Policja oddała hodowcy... wysuszone konopie. Biegły: to błąd

Fot. Archiwum
Fot. Archiwum
Bo w konopiach było za mało narkotyku...

- Czuję się poszkodowany, bo wszyscy się dowiedzieli, że policja znalazła u mnie konopie do produkcji narkotyków, a to tylko zwykła trawa - skarży się 21-letni mieszkaniec Podlesia koło Głuchołaz - Posadziłem je dla kawału. Policjanci oddali mi wysuszone rośliny i powiedzieli, że mogę to sobie sadzić.

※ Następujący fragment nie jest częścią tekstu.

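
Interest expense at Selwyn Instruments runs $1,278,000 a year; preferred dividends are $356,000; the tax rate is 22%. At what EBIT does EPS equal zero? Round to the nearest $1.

$1,734,410

Preferred dividends are paid after tax, so their pre-tax equivalent is $356,000 ÷ (1 − 0.22) = $456,410.26.
EPS = 0 when EBIT covers interest plus the pre-tax preferred burden: $1,278,000 + $456,410.26 = $1,734,410.26.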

Na początku września podczas kontroli czystości w ogrodzie za jednym z domów strażnik miejski dostrzegł podejrzane rośliny, przykryte ciemną tkaniną. Funkcjonariusz SM zawiadomił policję, a ta przyjechała i wyrwała z ziemi osiem krzaków długich na 70-80 cm, przypominających konopie. Policjanci ustalili też właściciela plantacji. Przyznał się, że to on posadził rośliny.

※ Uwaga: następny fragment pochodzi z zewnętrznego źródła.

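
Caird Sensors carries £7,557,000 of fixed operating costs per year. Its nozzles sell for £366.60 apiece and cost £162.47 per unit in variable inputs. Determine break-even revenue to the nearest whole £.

Contribution margin per unit = £366.60 − £162.47 = £204.13, a CM ratio of £204.13 ÷ £366.60 = 0.5568.
Break-even revenue = fixed costs × price ÷ CM = £7,557,000 × £366.60 ÷ £204.13 = £13,571,725.

£13,571,725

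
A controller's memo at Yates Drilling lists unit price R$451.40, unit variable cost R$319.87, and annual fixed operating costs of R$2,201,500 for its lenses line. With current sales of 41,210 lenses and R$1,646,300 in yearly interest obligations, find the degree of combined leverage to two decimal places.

3.45

Total contribution margin = 41,210 × R$131.53 = R$5,420,351.30.
Subtracting fixed costs: EBIT = R$5,420,351.30 − R$2,201,500 = R$3,218,851.30. Interest = R$1,646,300.00, so EBIT − I = R$1,572,551.30.
Degree of total leverage = total CM / (EBIT − interest) = R$5,420,351.30 / R$1,572,551.30 = 3.4469.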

Po wysuszeniu trafiły one do badań w laboratorium chemicznym przy Komendzie Wojewódzkiej Policji w Opolu. I okazało się, że zawierają mniej niż 0,2 proc. tetrahydrokannabinolu (THC), czyli substancji psychoaktywnej, która służy do produkcji narkotyków. Same konopie określono po badaniach jako włókniste.

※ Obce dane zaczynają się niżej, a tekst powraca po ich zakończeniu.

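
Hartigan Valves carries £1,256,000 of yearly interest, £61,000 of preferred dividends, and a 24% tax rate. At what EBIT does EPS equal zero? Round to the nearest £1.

Preferred dividends are paid after tax, so their pre-tax equivalent is £61,000 ÷ (1 − 0.24) = £80,263.16.
EPS = 0 when EBIT covers interest plus the pre-tax preferred burden: £1,256,000 + £80,263.16 = £1,336,263.16.

£1,336,263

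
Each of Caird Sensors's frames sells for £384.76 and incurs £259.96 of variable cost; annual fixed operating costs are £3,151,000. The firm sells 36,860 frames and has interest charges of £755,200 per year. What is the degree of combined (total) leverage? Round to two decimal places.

At 36,860 units, contribution = 36,860 × £124.80 = £4,600,128.00.
Operating income = contribution − fixed costs = £4,600,128.00 − £3,151,000 = £1,449,128.00. Interest = £755,200.00, so EBIT − I = £693,928.00.
DCL = contribution ÷ (EBIT − I) = £4,600,128.00 ÷ £693,928.00 = 6.6291.

6.63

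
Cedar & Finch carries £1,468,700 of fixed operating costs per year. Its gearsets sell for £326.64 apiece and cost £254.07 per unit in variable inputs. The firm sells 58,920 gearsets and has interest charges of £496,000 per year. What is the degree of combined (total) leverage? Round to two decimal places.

Contribution at this volume is 58,920 × £72.57 = £4,275,824.40.
Operating income = contribution − fixed costs = £4,275,824.40 − £1,468,700 = £2,807,124.40. Interest = £496,000.00.
DOL = £4,275,824.40 ÷ £2,807,124.40 = 1.5232; DFL = £2,807,124.40 ÷ £2,311,124.40 = 1.2146.
Combined leverage = 1.5232 × 1.2146 = 1.8501.

1.85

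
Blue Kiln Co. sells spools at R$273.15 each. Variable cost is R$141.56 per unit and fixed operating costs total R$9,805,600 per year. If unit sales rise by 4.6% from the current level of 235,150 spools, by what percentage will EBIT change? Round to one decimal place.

Contribution at this volume is 235,150 × R$131.59 = R$30,943,388.50.
EBIT = R$30,943,388.50 − R$9,805,600 = R$21,137,788.50.
So DOL = total CM / EBIT = R$30,943,388.50 / R$21,137,788.50 = 1.4639.
So EBIT moves 1.4639 × (+4.6%) = +6.7%.

+6.7%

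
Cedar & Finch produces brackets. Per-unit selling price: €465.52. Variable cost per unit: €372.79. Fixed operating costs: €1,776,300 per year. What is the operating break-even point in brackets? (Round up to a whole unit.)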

- Taka ilość THC w roślinie zgodnie z ustawą o przeciwdziałaniu narkomanii jest dopuszczalna - tłumaczy Grzegorz Gawłowski, zastępca komendanta Komisariatu Policji w Głuchołazach. - Umorzyliśmy więc śledztwo, bo nie stwierdziliśmy przestępstwa. Wysuszone rośliny zostały zwrócone właścicielowi.

Konopie występują w różnych odmianach, ale dzielą się na dwie podstawowe grupy: narkotyczne i włókniste. Na oko nie do odróżnienia, włókniste są tylko nieco niższe od narkotycznych, w których zawartość THC dochodzi do 8 procent. Przeprowadzone w 1994 roku w Niemczech badania wykazały, że zażywanie konopi włóknistych w dowolnych ilościach i pod każdą postacią nie oddziałuje na psychikę człowieka.

- Bardzo rzadko okazuje się, że badane przez nas konopie są kwalifikowane jako włókniste - komentuje Maciej Milewski, rzecznik prasowy KWP w Opolu. - Najczęściej mamy z nimi do czynienia, gdy ludzie próbują wysiewać ziarna z karmy dla ptaków, bo w niej one się znajdują.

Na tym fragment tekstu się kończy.